At the time it seemed like letting the court take control of my life was better than going to jail. Now I’m not so sure. This isn’t freedom. I’m not sure what to call it. Whatever it is, I only have to do it for six more months. My brothers are planning a coming out party.

My brothers are not my friends. I was a several years later surprise. Never able to keep up with them physically or scholastically I became the black sheep. My parents were too old and tired to care that I strayed from the norm. There’s that word again.

My brothers are normal. They’re falling down drunk every Friday and Saturday night. I like to drink but not that hard. That’s why it’s been easier for me than the other guys in the circle of chairs.
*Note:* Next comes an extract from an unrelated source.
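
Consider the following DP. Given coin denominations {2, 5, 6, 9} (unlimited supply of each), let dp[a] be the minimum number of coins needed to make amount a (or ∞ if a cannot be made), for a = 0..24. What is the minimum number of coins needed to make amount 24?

3

 a  0  1  2  3  4  5  6  7  8  9 10 11 12 13 14 15 16 17 18 19 20 21 22 23 24
dp  0  -  1  -  2  1  1  2  2  1  2  2  2  3  2  2  3  3  2  3  3  3  4  3  3
(- denotes ∞ / unreachable)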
They are normal. They have normal problems. Drunks are OK. I am not.

I wish I had some poetic trigger to my violence. Like, “I see a purple light coming from my head.” But it just happens. Like a car skidding off the road. No, it’s not even like that. Some guy says something insulting, not meaning it, and I’m pounding his face.

That hasn’t happened in a while though. They gave me these pills called mood stabilizers. They make everyone else seem like they are far away so it doesn’t bother me, no matter what they say. I don’t like them, but the name reminds me of the Star Blazers cartoon.

So here I sit in lonely and confused silence with the cult of the circle of chairs. Mood stabilized, unable to express myself. The others take their turns complaining about their lives and repeating the lies they told their parole officers. The facilitator writes it all down on their permanent records.